I have a question I can't find an answer to using Dr Google. If, like me, both GCA and PMR are present and a drop in Pred. dose from 17.5mg to 15mg causes a (possible) flare, does that flare affect both conditions, or can there be a flare in one and not the other?
It's only eight days since that drop but I'm getting symptoms unlike previous withdrawal symptoms - increased shoulder and neck pain, increased pain in the shoulder joints and upper arms, and I've started having trouble raising my arms to 90 degrees (never had any such problems before). I also have a constant dull headache and throbbing scalp.
My bosses are nagging me to get a GP appointment. Any advice is welcome before I commit, though.
Hi Skibo, get yourself to the doctor, if not A&E. This sounds to me like a nasty and potentially dangerous flare building. You can't muck about with your eyesight when you have GCA, as you well know.
Your question made perfect sense to me though. I have not seen GCA flares separately dealt with from PMR flares on these pages.
I think PMRpro once said that there is a school of thought that says they are the same disease with different parts of the body being affected. Forgive me if that's wrong. Anyway whatever is happening to you needs to be checked as a matter of urgency. Have you tried increasing your dose yourself? Doctors don't have many other tricks up their sleeves. You may have left it too late to get away with 17.5 ( gutting I know).
Think of it like a forest fire, you need to deal with the flame before it spreads.
If you are having a flare, and that's what it sounds like, it means that the dose of Pred you are taking is not enough to control the inflammation in your blood vessels, so it's probably both illnesses. However, it doesn't really matter what it is, what's import is that you aren't taking enough Pred for YOU at this particular moment.
If you were okay at 17.5mg going back to that dose may be enough, however if the inflammation has got out of hand too much you may need to go higher. If I was you I'd try the 17.5 first, a few days should tell you if it's enough, if not then higher it must be.
However, if you are saying you never had these symptoms before, then maybe you have not been on enough Pred for some time. If things don't improve with you increasing yourself, then I agree with your bosses - see your GP.
I know the very often recommended drop is 17.5mg to 15mg, but many people find it too much. If you remember the 'not more than 10% of previous dose' message regarding tapering it will stand you in good stead. 17.5 to 15 is more than 10%.
They aren't really two separate conditions - I don't really know how to explain except to say that you can have inflammation in a medium or larger artery that will cause what we tend to think of as PMR symptoms.
The symptoms of the bit that is getting away will reappear. GCA-type symptoms will appear at a higher dose than most PMR symptoms but if the GCA is affecting the brachial artery for example you will get the shoulder symptoms.

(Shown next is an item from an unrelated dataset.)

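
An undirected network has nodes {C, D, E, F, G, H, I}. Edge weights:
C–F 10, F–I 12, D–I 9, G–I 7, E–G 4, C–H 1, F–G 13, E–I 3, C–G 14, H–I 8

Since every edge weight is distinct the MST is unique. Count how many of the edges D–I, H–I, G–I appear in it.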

However - your bosses are right and, like DL and SJ, I'm saying, get thee to the doctor! ASAP.
I'm working from home so didn't see all of the replies coming through. Combining your advice with that from DL and SJ, though, I'd better do something about it (soon, honest).
On the subject of the relationship between PMR and GCA, the fact that they often occur together does seem to point to them being two facets of the same malady. I asked the question because I also know that the theory is 'contoversial'.
I attended a talk by Dr Sarah Mackie a few months ago (she used the term 'controversial') and she left PMR out of the list of vascular autoimmune problems for that reason. The talk was interesting for a couple of reasons - she explained what caused GCA, where the giant cells come from, and where the attack comes from (I'd assumed that it came from inside the arteries, not from outside). She also showed composite scans of PMR patients that showed inflammation in the shoulder and hip joints, and spine (top end of the back and bottom part of the neck) from one sort of scan, and inflammation in the muscles in the expected areas in a different scan. I don't recall what sorts of scans they were, though, and I may have misinterpreted some of what she said.
That said, I'd still go for the two illnesses being shades of the same problem...
I haven't seen the results but there was some research going on in Spain where they were looking at the temporal artery and the tiny arteries that supply the outside of the bigger arteries and suggesting that was where the problem was - which sounds the same as what Sarah was saying. I think that could be the link - that actually the problem (whatever it is) lies in the microcirculation - the very small arteries, and not in the large or medium arteries themselves.
That makes sense. Sarah did say that the micro-arteries in the outer layer of the larger arteries are where the attacks come from and, indeed, the body creates more micro-arteries to facilitate the attacks.